Perhaps a simpler example of how categorization matters is that if we break down possible AIs’ goals very granularly then we have the most peobabilities of AIs being very well aligned, relative to any very specific misaligned goal. But we overall have more probability on misalignment in this scenario so we first make that high level choice, then we choose one of the most likely specific misaligned goals.
The authors have emphasized repeatedly that AI 2027 was and is faster than their mode scenario, which makes doing this kind of evaluation annoying,
We've said that it was faster than our median, not our mode. I think it was close to most of our modes at the time of publication, mostly we were at around 2027-2028.
But the evaluation itself seems useful either way, in terms of checking in on how things are going relative to the trajectory that was our best guess conditional on the AGI timelines depicted.
Thanks for the comments! Besides the below, I'm curious what your overall views are.

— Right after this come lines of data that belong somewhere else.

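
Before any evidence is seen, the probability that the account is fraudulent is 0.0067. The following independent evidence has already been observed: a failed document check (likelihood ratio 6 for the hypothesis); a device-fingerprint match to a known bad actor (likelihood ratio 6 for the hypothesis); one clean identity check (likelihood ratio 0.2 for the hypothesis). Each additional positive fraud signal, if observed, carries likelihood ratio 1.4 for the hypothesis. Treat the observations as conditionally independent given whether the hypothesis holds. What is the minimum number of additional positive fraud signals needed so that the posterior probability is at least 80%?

14

Prior odds = 0.0067/0.9933 = 67/9933.
Combined Bayes factor of the evidence already in hand = 6 × 6 × 0.2 = 7.2.
Odds after that evidence = (67/9933) × 7.2 = 804/16555.
Target odds = 0.8/0.2 = 4.
Need 1.4ⁿ ≥ 4 ÷ (804/16555) = 16555/201.
1.4¹³ ≈79.3715 falls short of 16555/201 but 1.4¹⁴ ≈111.12 reaches it, so n = 14.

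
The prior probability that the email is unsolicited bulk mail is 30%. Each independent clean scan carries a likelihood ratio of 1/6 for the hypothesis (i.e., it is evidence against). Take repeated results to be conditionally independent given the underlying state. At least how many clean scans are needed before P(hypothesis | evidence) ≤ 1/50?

2

Prior odds: 0.3 ÷ 0.7 = 3/7.
Likelihood ratio per clean scan = 1/6.
Target posterior odds = 0.02/0.98 = 1/49.
Need (3/7) × (1/6)ⁿ ≤ 1/49, i.e. (1/6)ⁿ ≤ 1/21.
(1/6)¹ = 1/6 is still above 1/21 but (1/6)² = 1/36 is at or below it, so n = 2.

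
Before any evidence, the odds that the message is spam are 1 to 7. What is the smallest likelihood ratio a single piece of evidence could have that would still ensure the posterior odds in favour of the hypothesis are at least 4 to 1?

28

Prior odds = 1/7.
Target odds = 4.
Required Bayes factor = 4 ÷ (1/7) = 28.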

What does your distribution for AC look like?
I think this is basically addressed in our uncertainty over the present doubling time, at least that's how I'd think of it for myself. Note that my median present doubling time estimate of 5.5 months is slower than the potentially accelerated recent time horizon trend.

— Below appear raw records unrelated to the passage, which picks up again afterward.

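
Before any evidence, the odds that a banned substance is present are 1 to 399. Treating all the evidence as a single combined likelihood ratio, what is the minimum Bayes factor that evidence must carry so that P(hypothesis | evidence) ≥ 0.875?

2793

Prior odds = 1/399.
Target odds = 0.875/0.125 = 7.
Required Bayes factor = 7 ÷ (1/399) = 2793.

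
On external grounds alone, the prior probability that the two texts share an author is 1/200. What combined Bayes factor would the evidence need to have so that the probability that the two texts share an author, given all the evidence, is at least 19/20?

3781

Prior odds = 0.005/0.995 = 1/199.
Target odds = 0.95/0.05 = 19.
Required Bayes factor = 19 ÷ (1/199) = 3781.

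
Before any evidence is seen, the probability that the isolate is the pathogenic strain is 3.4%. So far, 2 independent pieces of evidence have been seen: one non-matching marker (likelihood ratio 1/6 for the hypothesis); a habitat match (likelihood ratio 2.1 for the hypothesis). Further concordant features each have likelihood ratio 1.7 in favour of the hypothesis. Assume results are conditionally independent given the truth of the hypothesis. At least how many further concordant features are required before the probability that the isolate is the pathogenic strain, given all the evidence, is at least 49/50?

16

Prior odds = 0.034/0.966 = 17/483.
Combined Bayes factor of the evidence already in hand = (1/6) × 2.1 = 0.35.
Odds after that evidence = (17/483) × 0.35 = 17/1380.
Target odds = 0.98/0.02 = 49.
Need 1.7ⁿ ≥ 49 ÷ (17/1380) = 67620/17.
1.7¹⁵ ≈2862.42 falls short of 67620/17 but 1.7¹⁶ ≈4866.12 reaches it, so n = 16.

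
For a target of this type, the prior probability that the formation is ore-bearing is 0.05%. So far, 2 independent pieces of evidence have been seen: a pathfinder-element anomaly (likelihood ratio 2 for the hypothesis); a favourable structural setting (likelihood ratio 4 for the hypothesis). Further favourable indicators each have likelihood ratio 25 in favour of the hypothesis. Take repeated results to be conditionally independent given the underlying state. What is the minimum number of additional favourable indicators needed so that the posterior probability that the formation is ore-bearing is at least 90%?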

Our model reflects that, with my median parameters the current software R&D upflit is 1.1x.
Our Automated Coder has efficiency definitions built in, so you wouldn't put it that way, you'd instead say you get an Automated Coder in 2035 and a very expensive replication of AC abilities in 2031. I personally think that a large majority of the relevant recent gains have not come from inference scaling, but if I did think that a lot of it had been, I would adjust my present doubling time to be slower.
Here's some portions of a rough Slack message I wrote recently on this topic:
[end Slack message]
Furthermore, it seems that once capabilities can be reached very expensively, they pretty reliably get cheaper very quickly. See here for my research into this or just skip to Epoch's data which I used as input to my parameter esitmate; happy to answer questions, sorry that my explanation is pretty rough.
I think I already addressed at least part of this in my answer to (2).
I don't understand this. What exactly do you want us to address? Why should we adjust our predictions because of this? We do explicitly say we are assuming a hypothetical "METR-HRS-Extended" benchmark in our explanation. Ok maybe you are saying that it will be hard to create long-horizon tasks which will slow down the trend. I would say that I adjust for this when my make my all-things-considered AC prediction longer due to the potential for data bottlenecks, and also to some extent by making the doubling difficulty growth factor higher than it otherwise would be.
Yeah for the parts I didn't explicitly respond to, my response is mainly that it seems like this sort of inside view reasoning is valuable but overall I give more weight to trend extrapolation, and historically simple trend extrapolations like "when will we have the same ops/second as the human brain" have performed pretty well, as we discuss in our blog post.